2004年からはてなぶろぐを書いています。このぶろぐでは日常の身辺雑記中心に書きます。

 未破裂動脈瘤の手術(コイル塞栓術)を受けるにあたって、体験者の情報を知りたかった。
検索すると病院や医師による手術についての情報は多いのだが、体験者による情報は少なく、あっても古かったりする。たぶん私と同じ思いを抱いている人も多いと思う。 
 未破裂動脈瘤の手術が済んで2日目、点滴台を転がしながら、病棟ロビーにお茶を汲みに行ったら、娘と変わらない年頃の女性に話しかけられた。医師から手術をすすめられ未破裂動脈瘤のカテーテル検査のため入院中の人。それまで人から「健康でいいわね」と言われていたのに、ショックで気持ち的に受け入れられないという。でも手術後の私が元気そうなのを見て安心したといわれる。

 開頭手術によるクリッピングと血管内治療によるコイル塞栓術、どちらもリスクがあるのは変わりがない。開頭クリッピング手術だったら、頭が腫れて痛み、ベッドから起き上がれなかったろう。頭蓋骨を持ち上げて手術することによる視神経などに触るリスクなどもあるらしいが、放射線被爆の影響はないだろう。どちらにしろ百パーセント安全の手術はあり得ないというので、リスクを少しでも減らすために腕の良い医師を探すことになる。

 コイル塞栓術の場合は入院期間が短く回復が早いが、かなりの放射線を浴びる。医師にその不安を言っても、あまり真剣に応えてもらえない。しかし、半分くらいの人に脱毛が見られ、また10年後に癌に罹る率が高いなど、手術を受ける当人にしてみれば不安が残る。くも膜下出血で死んだり、半身不随になるリスクと比較してどっちを取るか、選択をせざるをえない。
 
4年前別の病気で脳のMRIを撮り、動脈瘤の卵らしきものがあるから、年に一度検査したほうがよいといわれた。私は血圧が低めで安定していたので、ただ検査して経過観察をしていればよいのだろうと軽く考えていた。一年後に脳神経外科でMRIを撮ったら、6ミリといわれ、経過を見るか手術か選択するのは本人といわれた。半年後に再検査を受けたが、担当医師が若く、手術をしたくてたまらないという感じのタイプ。他の方法も調べようと思い、インターネット、図書館の本、新聞などから脳血管内治療・コイル塞栓術を知り、その分野で実績のある病院に診察を申し込んだ。2年ほど経過観察したが、一人暮らしであることと、加齢とともに血管の状態が低下し、手術してもらえなくなる恐れもあり、手術を決断したのである。

 私の場合、内径動脈にある動脈瘤は大きさは5ミリ(前の病院では6ミリ台といわれた)、形がいびつで一辺が尖がっているので、どちらかというと破裂しやすいタイプだ。そしてネックがやや広いので、コイルが出てきてしまう可能性もある。というわけで手術実績があり、ベテランの医師にお願いしたいと思った。誰しも考えることは同じである。

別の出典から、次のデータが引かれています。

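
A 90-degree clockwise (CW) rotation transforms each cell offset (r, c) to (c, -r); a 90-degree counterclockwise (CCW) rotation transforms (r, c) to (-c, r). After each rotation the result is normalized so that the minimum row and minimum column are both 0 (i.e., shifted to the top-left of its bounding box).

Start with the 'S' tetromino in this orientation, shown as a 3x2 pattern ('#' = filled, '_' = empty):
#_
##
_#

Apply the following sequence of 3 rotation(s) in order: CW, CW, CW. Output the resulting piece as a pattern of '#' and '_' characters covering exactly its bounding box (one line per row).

Answer: _##
##_

Derivation:
Start:
#_
##
_#
After rotation 1 (CW):
_##
##_
After rotation 2 (CW):
#_
##
_#
After rotation 3 (CW):
_##
##_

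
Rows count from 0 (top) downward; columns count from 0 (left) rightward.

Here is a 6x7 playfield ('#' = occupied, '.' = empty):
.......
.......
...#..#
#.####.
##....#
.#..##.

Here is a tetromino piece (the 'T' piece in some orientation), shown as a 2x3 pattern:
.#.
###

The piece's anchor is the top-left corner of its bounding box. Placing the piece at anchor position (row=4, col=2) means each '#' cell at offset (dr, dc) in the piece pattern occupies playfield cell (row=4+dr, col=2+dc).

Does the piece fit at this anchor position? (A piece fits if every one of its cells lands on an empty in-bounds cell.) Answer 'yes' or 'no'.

Check each piece cell at anchor (4, 2):
  offset (0,1) -> (4,3): empty -> OK
  offset (1,0) -> (5,2): empty -> OK
  offset (1,1) -> (5,3): empty -> OK
  offset (1,2) -> (5,4): occupied ('#') -> FAIL
All cells valid: no

Answer: no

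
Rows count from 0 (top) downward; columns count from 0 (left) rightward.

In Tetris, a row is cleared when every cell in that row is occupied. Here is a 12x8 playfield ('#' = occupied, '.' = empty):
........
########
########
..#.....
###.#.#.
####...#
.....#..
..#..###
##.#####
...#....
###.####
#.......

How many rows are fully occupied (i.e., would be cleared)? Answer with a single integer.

Check each row:
  row 0: 8 empty cells -> not full
  row 1: 0 empty cells -> FULL (clear)
  row 2: 0 empty cells -> FULL (clear)
  row 3: 7 empty cells -> not full
  row 4: 3 empty cells -> not full
  row 5: 3 empty cells -> not full
  row 6: 7 empty cells -> not full
  row 7: 4 empty cells -> not full
  row 8: 1 empty cell -> not full
  row 9: 7 empty cells -> not full
  row 10: 1 empty cell -> not full
  row 11: 7 empty cells -> not full
Total rows cleared: 2

Answer: 2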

 手術当日 私が一番目、朝8時までに手術室に入るのである。5時に目が覚めたが、食事も水分も取れないので、いつものように体操をして手術に備える。手術予備室に入ったら、まだ一歳にならないような女児が小さな手術着を着て、おしゃぶりを手にお座りしていた。人見知りをしないで手術着の医師や看護師に囲まれ、無邪気に笑っている。あんなに小さな子が手術を受けるのだから、しっかりしなくちゃ。

 ふつう脳や心臓などの手術の場合、家族が手術する医師と顔を合わせ、「よろしくお願いします」と挨拶し、手術が済むまで待機する。手術中に何が起きるかわからないから、家族に判断を求める場合もあるので、医師からも看護師からも念を押された。だが娘は朝に弱く、前日仕事が夜9時までなので難しい。医師に娘は病院に向かっていますので、進めてくださいとお願いし、手術台に上がる。全身麻酔なのですぐ何もわからなくなった。

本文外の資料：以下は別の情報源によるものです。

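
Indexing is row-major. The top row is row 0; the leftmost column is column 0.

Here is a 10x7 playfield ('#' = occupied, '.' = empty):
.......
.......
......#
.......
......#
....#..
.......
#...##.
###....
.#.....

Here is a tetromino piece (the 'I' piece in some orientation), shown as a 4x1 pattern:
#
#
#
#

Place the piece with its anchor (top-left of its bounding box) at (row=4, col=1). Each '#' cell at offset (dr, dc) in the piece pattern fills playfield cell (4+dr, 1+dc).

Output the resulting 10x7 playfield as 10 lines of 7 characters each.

Fill (4+0,1+0) = (4,1)
Fill (4+1,1+0) = (5,1)
Fill (4+2,1+0) = (6,1)
Fill (4+3,1+0) = (7,1)

Answer: .......
.......
......#
.......
.#....#
.#..#..
.#.....
##..##.
###....
.#.....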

 名前を呼ばれ、「手術が成功しましたよ」という医師の声を聴き、手術が終わったのを知る。良かった〜。医師が笑顔で「1時間50分でした」というのを聴いて、予定時間内に終わったことを知り安堵する。医師が神様に見えた。娘は案のじょう手術が済んだ頃に着いたらしい。何事もなくてよかった。

 手術後は集中治療室(ICU)に移され、一晩過ごす。翌日何でもなければ一般病棟に戻る。ICUってどんなところだろうと興味があったが、殺風景な部屋で一人ぼっち、両腕に点滴やら管やらつけられ、動くことを禁じられる。
 カテーテルを入れるため切開した鼠蹊部を止血しているが、血液をさらさらにする薬が処方されているため、出血しやすいのである。この身動きできない状態はかなりきつかった。頭部の重たい違和感、胃がムカムカする。全身麻酔のせいかと考えたが、後で放射線の影響で吐き気が起きると書いてあるのを見つけた。
 全身麻酔の時、人工呼吸器が付けられていたらしく、のどがちくちくいがらっぽい。唾か痰のようなものが口の中にたまる。看護師が一人で忙しそうなのでコールを鳴らさずに唇の外に舌で押し出す。とうとう耐えられなくなりコールを押して、テッッシュをそばに置いてもらった。うがいも頼んで口の中が苦いのが少し納まった。
 
 こういう時は遠慮しないで早めにナースコールを押した方がよい。地獄の苦しみも時間の経過とともに薄皮がはがれるように軽くなり、回復に向かっていることが感じられた。経過が順調ということで翌日午前10時過ぎだったか、一般病室に戻れた。自分の足でトイレに行き、夕食をしっかり食べられた。

 手術二日後MRIを撮り、コイルがちゃんと入っていることが確認され、医師から14日退院のOKが出る。でも10人に一人、再開通はあるといわれる。「えー!」と声をあげたら、医師は「(最初の手術よりも)簡単だよ」というが、もう放射線をこれ以上浴びたくない。
 私の場合、ネックが広めなのではみ出しやすいかも。コイルを瘤内にきっちり入れると破裂する恐れがある。その空き加減が難しいことは理解できる。
 
 手術後16日目の現在、お腹が空き、食欲がある。買い物をに行き、娘の分まで惣菜を作り、軽い体操をして、毎日緑のカーテンの世話をする。疲れやすいので遠出はまだ無理、昼寝が欠かせない。放射線の影響は短期と長期的なものがあり、短期的には皮膚や目の乾燥などがある。私はもともとドライアイ・マウス症なので、目薬をさし、保湿ケアも欠かせない。脱毛は今のところ見られない。 
 12月に外来受診、来年1月、半年後と定期的にMRI撮影し、状態をチェックしなくてはならない。医療の分野は治療法の改良が、目まぐるしいほどに進んでいるから、その内もっと身体に優しい手術法、治療が開発されることを期待したい。